Selama masa ini, hubungan antara ibu saya dan saya juga memburuk. Seringkali, saya akan bekerja dan dia terkadang akan memasuki kamar saya untuk bertanya apakah saya telah berdoa. Setiap kali dia masuk, saya marah akan membentak dengan berkata, “Tidak ! Mengapa kau pikir saya berdoa?” Saya akan mengusir ibu saya pergi karena kehadirannya sangat mengganggu saya. Apa yang saya tidak sadari adalah bahwa saya terlihat sangat gembira, namun di dalam hati saya sedang sekarat.
SAYA MENYERAH, DIA TIDAK
Suatu pagi pada bulan Oktober tahun 2012, pada tahun pertama saya di SMA, saya terbangun dengan leher sangat pegal. Ketika saya pergi ke kamar mandi dan melihat ke cermin, saya melihat benjolan seukuran permen karet, mencuat keluar dari tulang selangka (pundak) sebelah kiri. Seiring saya terus mengamati benjolan tersebut, saya tidak pernah berpikir tentang kanker. Keangkuhan dalam hati saya mengatakan bahwa hal itu mustahil-tidak pernah bisa terjadi pada saya. Seminggu berlalu dan benjolan tersebut telah membengkak sebesar ukuran kepalan tangan saya. Seiring minggu demi minggu berlalu, benjolan tampak tumbuh lebih besar.
Setelah menemui serangkaian spesialis dan ahli kanker, saya didiagnosa menderita limfoma stadium II Hodgkin, yang merupakan kanker kelenjar getah bening. Akhirnya, panik mulai merasuk dalam hati saya. Saya pikir siapa pun akan takut setelah didiagnosa menderita kanker. Iman saya lemah, jadi saya tidak menyalahkan Tuhan atau meminta bantuan-Nya. Rasanya sia-sia karena saya berpikir bahwa Tuhan tidak mencintaiku.

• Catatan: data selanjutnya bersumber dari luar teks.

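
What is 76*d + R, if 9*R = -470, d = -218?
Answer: -149582/9 ≈ -16620.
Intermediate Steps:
R = -470/9 (R = (1/9)*(-470) = -470/9 ≈ -52.222)
76*d + R = 76*(-218) - 470/9 = -16568 - 470/9 = -149582/9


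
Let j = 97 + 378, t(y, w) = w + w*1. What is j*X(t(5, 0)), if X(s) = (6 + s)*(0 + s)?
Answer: 0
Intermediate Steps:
t(y, w) = 2*w (t(y, w) = w + w = 2*w)
X(s) = s*(6 + s) (X(s) = (6 + s)*s = s*(6 + s))
j = 475
j*X(t(5, 0)) = 475*((2*0)*(6 + 2*0)) = 475*(0*(6 + 0)) = 475*(0*6) = 475*0 = 0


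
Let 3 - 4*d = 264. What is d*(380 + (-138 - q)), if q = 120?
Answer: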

Setelah didiagnosa menderita kanker, prosedur standarnya adalah menjalani beberapa pemeriksaan tubuh. Ternyata ada dua tumor di tubuh saya, satu di tulang selangka kiri saya, dan satu lagi, besarnya sekitar 9 cm, di tengah-tengah dada saya, tepat di atas hati saya. Terima kasih Tuhan, meskipun saya punya dua tumor besar, kanker tersebut hanya sampai pada tahap II, yang berarti bahwa kanker tersebut ditemukan di tahap awal dan dapat diobati. Pada kenyataannya, tanpa keluarnya benjolan kecil untuk memberitahu saya bahwa ada sesuatu yang salah dengan tubuh saya, saya tidak akan pernah tahu bahwa ada benjolan yang lebih besar di dada saya.
IMAN TERLAHIR KEMBALI MELALUI PENDERITAAN
Kesaksian ini bukan tentang keajaiban besar, tapi berkat kecil yang saya terima selama pengobatan saya, di mana Allah perlahan-lahan melatih iman dan ketekunan saya. Melalui pelajaran-pelajaran kecil ini, saya belajar bahwa Tuhan memang mencintai saya. Dia ingin saya melalui ujian ini, tetapi Dia tidak pernah memberi saya lebih dari yang bisa saya hadapi.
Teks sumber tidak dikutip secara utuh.